I had little idea what to expect when turning up to St John the Evangelist church on a damp February evening for a concert that advertised itself “one of the most exciting performances imaginable”, incorporating music “from the worlds of classical, jazz, Latin, rock, blues and beyond”. Although passingly familiar with the oeuvre of Django Reinhardt and Stéphane Grappelli, I’d never before seen a contemporary gypsy jazz band live, let alone one that so ambitiously aimed to stretch the boundaries of the genre. I was therefore glad to find a large and convivial audience, many of whom were evidently aficionados who were already familiar with this group’s music – a woman selling CDs at the entrance asked if I’d seen Gypsy Fire before, and when I replied that I hadn’t, assured me that I was in for a treat.

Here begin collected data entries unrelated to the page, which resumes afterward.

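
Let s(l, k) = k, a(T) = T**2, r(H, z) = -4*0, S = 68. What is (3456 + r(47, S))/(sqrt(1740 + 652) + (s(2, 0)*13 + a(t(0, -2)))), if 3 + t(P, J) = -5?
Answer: 9216/71 - 288*sqrt(598)/71 ≈ 30.609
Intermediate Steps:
r(H, z) = 0
t(P, J) = -8 (t(P, J) = -3 - 5 = -8)
(3456 + r(47, S))/(sqrt(1740 + 652) + (s(2, 0)*13 + a(t(0, -2)))) = (3456 + 0)/(sqrt(1740 + 652) + (0*13 + (-8)**2)) = 3456/(sqrt(2392) + (0 + 64)) = 3456/(2*sqrt(598) + 64) = 3456/(64 + 2*sqrt(598))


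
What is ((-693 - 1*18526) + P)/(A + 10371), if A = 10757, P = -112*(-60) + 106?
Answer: -12393/21128 ≈ -0.58657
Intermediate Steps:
P = 6826 (P = 6720 + 106 = 6826)
((-693 - 1*18526) + P)/(A + 10371) = ((-693 - 1*18526) + 6826)/(10757 + 10371) = ((-693 - 18526) + 6826)/21128 = (-19219 + 6826)*(1/21128) = -12393*1/21128 = -12393/21128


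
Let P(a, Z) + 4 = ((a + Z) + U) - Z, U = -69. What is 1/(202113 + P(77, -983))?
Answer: 1/202117 ≈ 4.9476e-6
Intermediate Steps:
P(a, Z) = -73 + a (P(a, Z) = -4 + (((a + Z) - 69) - Z) = -4 + (((Z + a) - 69) - Z) = -4 + ((-69 + Z + a) - Z) = -4 + (-69 + a) = -73 + a)
1/(202113 + P(77, -983)) = 1/(202113 + (-73 + 77)) = 1/(202113 + 4) = 1/202117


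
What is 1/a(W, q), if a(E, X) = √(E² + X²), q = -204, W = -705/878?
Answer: 878*√3564622841/10693868523 ≈ 0.0049019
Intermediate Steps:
W = -705/878 (W = -705*1/878 = -705/878 ≈ -0.80296)
1/a(W, q) = 1/(√((-705/878)² + (-204)²)) = 1/(√(497025/770884 + 41616)) = 1/(√(32081605569/770884)) = 1/(3*√3564622841/878) = 878*√3564622841/10693868523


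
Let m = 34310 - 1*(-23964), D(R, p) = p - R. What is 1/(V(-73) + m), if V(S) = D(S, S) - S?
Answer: 1/58347 ≈ 1.7139e-5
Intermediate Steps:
V(S) = -S (V(S) = (S - S) - S = 0 - S = -S)
m = 58274 (m = 34310 + 23964 = 58274)
1/(V(-73) + m) = 1/(-1*(-73) + 58274) = 1/(73 + 58274) = 1/58347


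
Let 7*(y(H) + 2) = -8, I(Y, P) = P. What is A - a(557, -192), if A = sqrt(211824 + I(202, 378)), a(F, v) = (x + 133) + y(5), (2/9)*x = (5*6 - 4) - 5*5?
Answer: -1881/14 + 3*sqrt(23578) ≈ 326.30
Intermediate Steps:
x = 9/2 (x = 9*((5*6 - 4) - 5*5)/2 = 9*((30 - 4) - 25)/2 = 9*(26 - 25)/2 = (9/2)*1 = 9/2 ≈ 4.5000)
y(H) = -22/7 (y(H) = -2 + (1/7)*(-8) = -2 - 8/7 = -22/7)
a(F, v) = 1881/14 (a(F, v) = (9/2 + 133) - 22/7 = 275/2 - 22/7 = 1881/14)
A = 3*sqrt(23578) (A = sqrt(211824 + 378) = sqrt(212202) = 3*sqrt(23578) ≈ 460.65)
A - a(557, -192) = 3*sqrt(23578) - 1*1881/14 = 3*sqrt(23578) - 1881/14 = -1881/14 + 3*sqrt(23578)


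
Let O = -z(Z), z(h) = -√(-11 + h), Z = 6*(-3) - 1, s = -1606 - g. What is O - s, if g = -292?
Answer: 1314 + I*√30 ≈ 1314.0 + 5.4772*I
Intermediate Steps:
s = -1314 (s = -1606 - 1*(-292) = -1606 + 292 = -1314)
Z = -19 (Z = -18 - 1 = -19)
O = I*√30 (O = -(-1)*√(-11 - 19) = -(-1)*√(-30) = -(-1)*I*√30 = I*√30 ≈ 5.4772*I)
O - s = I*√30 - 1*(-1314) = I*√30 + 1314 = 1314 + I*√30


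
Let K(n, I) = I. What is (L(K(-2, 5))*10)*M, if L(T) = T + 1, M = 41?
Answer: 2460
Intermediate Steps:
L(T) = 1 + T
(L(K(-2, 5))*10)*M = ((1 + 5)*10)*41 = (6*10)*41 = 60*41 = 2460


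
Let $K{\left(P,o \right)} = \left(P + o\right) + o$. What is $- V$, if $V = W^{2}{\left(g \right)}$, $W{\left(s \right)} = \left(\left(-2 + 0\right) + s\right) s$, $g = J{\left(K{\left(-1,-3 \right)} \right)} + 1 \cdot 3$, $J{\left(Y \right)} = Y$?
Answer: $-576$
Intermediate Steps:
$K{\left(P,o \right)} = P + 2 o$
$g = -4$ ($g = \left(-1 + 2 \left(-3\right)\right) + 1 \cdot 3 = \left(-1 - 6\right) + 3 = -7 + 3 = -4$)
$W{\left(s \right)} = s \left(-2 + s\right)$ ($W{\left(s \right)} = \left(-2 + s\right) s = s \left(-2 + s\right)$)
$V = 576$ ($V = \left(- 4 \left(-2 - 4\right)\right)^{2} = \left(\left(-4\right) \left(-6\right)\right)^{2} = 24^{2} = 576$)
$- V = \left(-1\right) 576 = -576$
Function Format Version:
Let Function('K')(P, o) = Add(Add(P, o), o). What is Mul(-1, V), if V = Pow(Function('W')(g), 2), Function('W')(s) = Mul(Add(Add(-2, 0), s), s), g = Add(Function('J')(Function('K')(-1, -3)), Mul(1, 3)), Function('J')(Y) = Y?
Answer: -576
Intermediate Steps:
Function('K')(P, o) = Add(P, Mul(2, o))
g = -4 (g = Add(Add(-1, Mul(2, -3)), Mul(1, 3)) = Add(Add(-1, -6), 3) = Add(-7, 3) = -4)
Function('W')(s) = Mul(s, Add(-2, s)) (Function('W')(s) = Mul(Add(-2, s), s) = Mul(s, Add(-2, s)))
V = 576 (V = Pow(Mul(-4, Add(-2, -4)), 2) = Pow(Mul(-4, -6), 2) = Pow(24, 2) = 576)
Mul(-1, V) = Mul(-1, 576) = -576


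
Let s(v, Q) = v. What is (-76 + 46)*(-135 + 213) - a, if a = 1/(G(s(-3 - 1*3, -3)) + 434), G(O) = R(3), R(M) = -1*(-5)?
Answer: -1027261/439 ≈ -2340.0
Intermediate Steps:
R(M) = 5
G(O) = 5
a = 1/439 (a = 1/(5 + 434) = 1/439 ≈ 0.0022779)
(-76 + 46)*(-135 + 213) - a = (-76 + 46)*(-135 + 213) - 1*1/439 = -30*78 - 1/439 = -2340 - 1/439 = -1027261/439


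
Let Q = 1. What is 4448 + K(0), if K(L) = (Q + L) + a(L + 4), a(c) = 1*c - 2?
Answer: 4451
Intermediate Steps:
a(c) = -2 + c (a(c) = c - 2 = -2 + c)
K(L) = 3 + 2*L (K(L) = (1 + L) + (-2 + (L + 4)) = (1 + L) + (-2 + (4 + L)) = (1 + L) + (2 + L) = 3 + 2*L)
4448 + K(0) = 4448 + (3 + 2*0) = 4448 + (3 + 0) = 4448 + 3 = 4451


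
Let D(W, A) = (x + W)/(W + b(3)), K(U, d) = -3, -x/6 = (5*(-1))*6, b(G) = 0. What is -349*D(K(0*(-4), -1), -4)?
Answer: 20591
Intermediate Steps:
x = 180 (x = -6*5*(-1)*6 = -(-30)*6 = -6*(-30) = 180)
D(W, A) = (180 + W)/W (D(W, A) = (180 + W)/(W + 0) = (180 + W)/W)
-349*D(K(0*(-4), -1), -4) = -349*(180 - 3)/(-3) = -(-349)*177/3 = -349*(-59) = 20591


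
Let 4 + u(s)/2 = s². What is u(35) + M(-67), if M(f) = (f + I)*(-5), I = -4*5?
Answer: 2877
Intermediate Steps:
u(s) = -8 + 2*s²
I = -20
M(f) = 100 - 5*f (M(f) = (f - 20)*(-5) = (-20 + f)*(-5) = 100 - 5*f)
u(35) + M(-67) = (-8 + 2*35²) + (100 - 5*(-67)) = (-8 + 2*1225) + (100 + 335) = (-8 + 2450) + 435 = 2442 + 435 = 2877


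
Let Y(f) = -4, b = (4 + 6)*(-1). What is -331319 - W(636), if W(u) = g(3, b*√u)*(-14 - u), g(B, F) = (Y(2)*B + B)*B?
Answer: -348869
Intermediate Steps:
b = -10 (b = 10*(-1) = -10)
g(B, F) = -3*B² (g(B, F) = (-4*B + B)*B = (-3*B)*B = -3*B²)
W(u) = 378 + 27*u (W(u) = (-3*3²)*(-14 - u) = (-3*9)*(-14 - u) = -27*(-14 - u) = 378 + 27*u)
-331319 - W(636) = -331319 - (378 + 27*636) = -331319 - (378 + 17172) = -331319 - 1*17550 = -331319 - 17550 = -348869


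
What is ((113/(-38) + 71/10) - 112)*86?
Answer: -881328/95 ≈ -9277.1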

My first impression of the performance, however, was less than entirely positive: the concert opened with a performance of Vittorio Monti’s Czardas, which while expertly played, couldn’t help but feel a little hackneyed and unoriginal, and didn’t do a great deal for my expectations of what was to follow. Furthermore, despite the concert’s title of ‘Acoustic Spectacular’, the amplification for the first couple of numbers felt a little overblown for SJE’s intimate performance space and generous acoustic, with the detail and undoubted subtlety of all four performers’ playing tending to get lost in a wash of bottom-heavy sound.
However, despite this slightly inauspicious start, things quickly began to pick up. Whatever problems there had been with the sound in the first one or two numbers appeared to have been fixed, as the band moved into a selection of original arrangements which demonstrated their talents to the full. Guitarist and founding member of the band, Stuart Carter-Smith, introduced the audience to a wide range of familiar music spanning two full centuries from baroque to bebop. While the (perhaps over-)familiarity of much of the material might have been disappointing, it turned out in the main to be a positive, as it allowed the quiet virtuosity of these musicians’ playing, and the inventiveness of many of the arrangements, to come to the fore.
The results of such ingenuity were mixed, but the quality of the performances was never in doubt and ultimately outweighed any negatives. A rendition of Handel’s ‘Arrival of the Queen of Sheba’ showcased classically-trained violinist Ben Holder’s technique and musicianship to great effect, but the arrangement was a little disappointingly straight-laced and could have done with rather more punch and irreverence to transfer successfully to the gypsy jazz idiom. A jazz medley, on the other hand – described, tongue-in-cheek, as ‘the entire history of jazz in three minutes’ – managed with admirable success and real creativity to weave together Gershwin’s I Got Rhythm and Charlie Parker’s Anthropology, together with substantial sections of original material, and showed off some tastefully exuberant solo playing, in particular from guitarist Will Barnes and bass player Paul Jefferies.
The second set, however, was where the musicians’ talents really came into the spotlight. With the band members reappearing dressed down, and engaging in laid-back yet engaging and genuinely entertaining banter between numbers, we were treated to another medley, this time of film themes, rock and pop songs, which in places ran the risk of cliché but for the most part were both arranged and performed with a great deal of panache. A simple yet effective and perfectly executed version of gypsy jazz classic Dark Eyes provided a nod to the group’s stylistic roots. The real highlight of the evening, however, had to be the final four pieces: an original composition by each of the four members of the band, featuring their contrasting musical personalities and backgrounds. A witty and clever latin-jazz number with the occasional Grappelli-esque inflection, by Paul Jefferies – a stalwart of the Oxford jazz scene – was followed by a composition by Will Barnes which daringly, and successfully, worked in elements from Barnes’ own musical background as a heavy metal guitarist. The set was rounded off by a more traditional – yet still fresh and inspired – tribute to Django Reinhardt by Stuart Carter-Smith, and a wild and exuberant up-tempo finale showcasing some truly virtuosic violin playing from Ben Holder.
Despite my initial reservations, this ultimately turned out to be a highly enjoyable concert, and a chance to see some impeccable musicianship on display from four distinctive yet wholly complementary musicians. While I personally would have preferred the balance of the programme to have been shifted a little – with a higher proportion of original compositions, and perhaps more focus on the work of the group’s gypsy jazz forebears, interspersed with just a couple of lighter-hearted arrangements of familiar classics – there was a sense of genuine, heartfelt enjoyment from both audience and performers, and the evening definitely showed that these are musicians of serious talent.